Il vero tema è il "come" e su questo, come quasi sempre accade quando si tratta di incidenti di cybersecurity, avere delle certezze è quasi impossibile, per una serie di ragioni di cui ci occuperemo in seguito. Nel caso in questione si è immediatamente parlato di un attacco talmente sofisticato da non avere precedenti, poi qualcuno ha rivelato che per accedere su alcuni server pubblici in cui erano custoditi tutto o parte del codice del software la password sarebbe stata "solarwinds123". Improvvisamente l'exploit del secolo è diventata una barzelletta? Personalmente penso che la verità stia nel mezzo. Cercherò di spiegarmi meglio.

Tra il criminale e la sua vittima esiste quella che definirei una sorta di "complicità involontaria". Il primo ha la necessità di trovare un punto debole, il secondo soffre di tutti quei difetti molti dei quali sono parte integrante della nostra umanità. Una rapida lista: ira, avarizia, invidia, superbia, gola, accidia, lussuria (giusto per citare solo quelli capitali). Nel settore delle nuove tecnologie i più diffusi in assoluto sono la superbia e l'accidia (pigrizia). Succede quindi che il professionista informatico, che pensa di sapere, si ritenga curiosamente invulnerabile e allo stesso tempo pecchi di pigrizia nello scegliere modalità e sistemi di autenticazione troppo "comodi". Di fatto si pone due domande e si fornisce due risposte.

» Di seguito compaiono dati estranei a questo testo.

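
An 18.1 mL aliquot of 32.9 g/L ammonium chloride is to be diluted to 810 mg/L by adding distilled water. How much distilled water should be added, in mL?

810 mg/L = 0.810 g/L.
V₂ = C₁V₁/C₂ = 32.9 × 18.1 / 0.810 = 735 mL.
Diluent to add = V₂ − V₁ = 735 − 18.1 = 717 mL.

717 mL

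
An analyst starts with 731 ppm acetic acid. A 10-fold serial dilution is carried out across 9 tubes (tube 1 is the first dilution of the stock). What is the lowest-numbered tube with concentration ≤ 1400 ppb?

tube 3

Tube n has concentration 731 ppm / 10ⁿ.
Need 10ⁿ ≥ 731 ppm / 1400 ppb = 522, so n ≥ 2.72.
First such tube: n = 3.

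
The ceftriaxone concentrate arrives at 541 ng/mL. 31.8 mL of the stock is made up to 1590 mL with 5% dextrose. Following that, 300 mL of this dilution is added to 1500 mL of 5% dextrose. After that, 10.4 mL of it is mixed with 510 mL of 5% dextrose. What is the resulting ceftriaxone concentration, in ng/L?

Overall dilution factor = 50 × 6 × 50.04 = 1.50 × 10⁴.
541 ng/mL / 1.50 × 10⁴ = 0.0360 ng/mL = 36.0 ng/L.

36.0 ng/L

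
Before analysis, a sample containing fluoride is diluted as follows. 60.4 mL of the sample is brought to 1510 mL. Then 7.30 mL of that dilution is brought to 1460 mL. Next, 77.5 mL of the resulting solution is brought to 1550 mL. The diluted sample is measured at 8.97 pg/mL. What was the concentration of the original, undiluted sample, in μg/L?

Overall dilution factor = 25 × 200 × 20 = 1.00 × 10⁵.
Original = 8.97 pg/mL × 1.00 × 10⁵ = 8.97 × 10⁵ pg/mL = 897 μg/L.

897 μg/L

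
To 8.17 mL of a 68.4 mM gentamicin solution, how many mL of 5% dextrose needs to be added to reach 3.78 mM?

V₂ = C₁V₁/C₂ = 68.4 × 8.17 / 3.78 = 148 mL.
Diluent to add = V₂ − V₁ = 148 − 8.17 = 140 mL.

140 mL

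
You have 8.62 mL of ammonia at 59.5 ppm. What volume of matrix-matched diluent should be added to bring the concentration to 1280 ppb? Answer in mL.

1280 ppb = 1.28 ppm.
V₂ = C₁V₁/C₂ = 59.5 × 8.62 / 1.28 = 401 mL.
Diluent to add = V₂ − V₁ = 401 − 8.62 = 392 mL.

392 mL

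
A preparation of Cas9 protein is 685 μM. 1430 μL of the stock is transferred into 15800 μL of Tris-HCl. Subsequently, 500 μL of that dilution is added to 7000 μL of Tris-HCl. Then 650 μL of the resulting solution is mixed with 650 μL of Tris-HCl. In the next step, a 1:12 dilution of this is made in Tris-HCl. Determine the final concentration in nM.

158 nM

Overall dilution factor = 12.05 × 15 × 2 × 12 = 4338.
685 μM / 4338 = 0.158 μM = 158 nM.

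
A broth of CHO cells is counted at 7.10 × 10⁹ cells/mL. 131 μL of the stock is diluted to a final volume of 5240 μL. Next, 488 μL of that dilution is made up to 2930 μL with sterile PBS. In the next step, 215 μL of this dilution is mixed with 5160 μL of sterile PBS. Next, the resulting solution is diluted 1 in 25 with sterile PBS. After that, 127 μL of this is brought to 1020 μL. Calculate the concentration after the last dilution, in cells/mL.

Overall dilution factor = 40 × 6.004 × 25 × 25 × 8.031 = 1.21 × 10⁶.
7.10 × 10⁹ cells/mL / 1.21 × 10⁶ = 5890 cells/mL.

5890 cells/mL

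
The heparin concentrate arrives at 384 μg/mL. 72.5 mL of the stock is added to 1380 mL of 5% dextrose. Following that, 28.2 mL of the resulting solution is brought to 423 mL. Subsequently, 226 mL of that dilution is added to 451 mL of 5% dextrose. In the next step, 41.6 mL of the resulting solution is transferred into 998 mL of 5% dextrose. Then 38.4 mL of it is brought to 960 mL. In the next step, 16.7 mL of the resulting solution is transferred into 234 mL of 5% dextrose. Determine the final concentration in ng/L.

45.5 ng/L

Overall dilution factor = 20.03 × 15 × 2.996 × 24.99 × 25 × 15.01 = 8.44 × 10⁶.
384 μg/mL / 8.44 × 10⁶ = 4.55 × 10⁻⁵ μg/mL = 45.5 ng/L.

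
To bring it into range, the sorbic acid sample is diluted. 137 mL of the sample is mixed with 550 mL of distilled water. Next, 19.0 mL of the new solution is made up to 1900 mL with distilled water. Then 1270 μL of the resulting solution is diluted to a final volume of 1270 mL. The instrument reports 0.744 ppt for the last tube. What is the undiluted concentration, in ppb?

373 ppb

Overall dilution factor = 5.015 × 100 × 1000 = 5.01 × 10⁵.
Original = 0.744 ppt × 5.01 × 10⁵ = 3.73 × 10⁵ ppt = 373 ppb.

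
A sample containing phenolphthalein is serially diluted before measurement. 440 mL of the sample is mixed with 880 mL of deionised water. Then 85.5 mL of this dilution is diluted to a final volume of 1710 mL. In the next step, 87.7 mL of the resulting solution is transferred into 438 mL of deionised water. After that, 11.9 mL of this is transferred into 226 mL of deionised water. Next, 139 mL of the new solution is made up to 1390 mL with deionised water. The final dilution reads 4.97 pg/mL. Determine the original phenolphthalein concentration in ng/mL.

Overall dilution factor = 3 × 20 × 5.994 × 19.99 × 10 = 7.19 × 10⁴.
Original = 4.97 pg/mL × 7.19 × 10⁴ = 3.57 × 10⁵ pg/mL = 357 ng/mL.

357 ng/mL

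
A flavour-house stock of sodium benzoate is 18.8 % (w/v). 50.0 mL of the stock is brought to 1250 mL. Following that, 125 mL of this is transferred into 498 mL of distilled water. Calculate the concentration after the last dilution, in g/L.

Overall dilution factor = 25 × 4.984 = 125.
18.8 % (w/v) / 125 = 0.151 % (w/v) = 1.51 g/L.

1.51 g/L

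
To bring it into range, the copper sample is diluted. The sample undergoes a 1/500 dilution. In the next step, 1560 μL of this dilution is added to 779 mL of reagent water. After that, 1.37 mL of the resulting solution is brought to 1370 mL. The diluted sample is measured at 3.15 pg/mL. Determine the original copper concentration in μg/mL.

788 μg/mL

Overall dilution factor = 500 × 500.4 × 1000 = 2.50 × 10⁸.
Original = 3.15 pg/mL × 2.50 × 10⁸ = 7.88 × 10⁸ pg/mL = 788 μg/mL.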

Prima domanda: chi avrebbe il coraggio di cercare di colpire me, che so quello che faccio?

Risposta: nessuno che sia sano di mente e non voglia perdere tempo. Questa risposta porta alla domanda successiva: se nessuno sano di mente mi vuole colpire perché mi devo preoccupare di banalità come una password?

Risposta: non esiste una buona ragione. Tutto ciò genera la "falsa sicurezza".

Il criminale segue esattamente lo stesso ragionamento e questo produce il primo effetto: molto probabilmente il criminale riuscirà ad arrivare dove non dovrebbe essere possibile. Tuttavia a questo punto inizia la parte difficile per il nostro delinquente. Essere all'interno di un sistema senza essere scoperti e fare in modo di produrre effetti che parimenti non siano rilevabili, non è tanto diverso dal vivere nella stessa casa di qualcuno senza che questi se ne accorga. Riuscirci significa essere molto abili e competenti. Nel caso SolarWinds immagino sia accaduto qualcosa del genere: entrare è stato facile, riuscire a inserire nel prodotto un malware (precisamente una backdoor) difficile da scoprire e quasi invisibile è stata una vera e propria opera d'arte criminale.

Purtroppo non credo ci verrà mai rivelato come sono andate esattamente le cose per almeno due buone ragioni. La prima: nessuno, soprattutto se "del settore", vorrà mai ammettere di essere stato turlupinato se non grazie ad un attacco "estremamente sofisticato". La seconda, molto più grave e direttamente connessa alla prima, l'impossibilità di dichiarare di essere fallibili e quindi fondamentalmente umani (superbi e accidiosi). Umani come tutti quegli utenti che i professionisti stessi ridicolizzano per qualche pessima abitudine come utilizzare sempre e dappertutto la stessa banalissima password.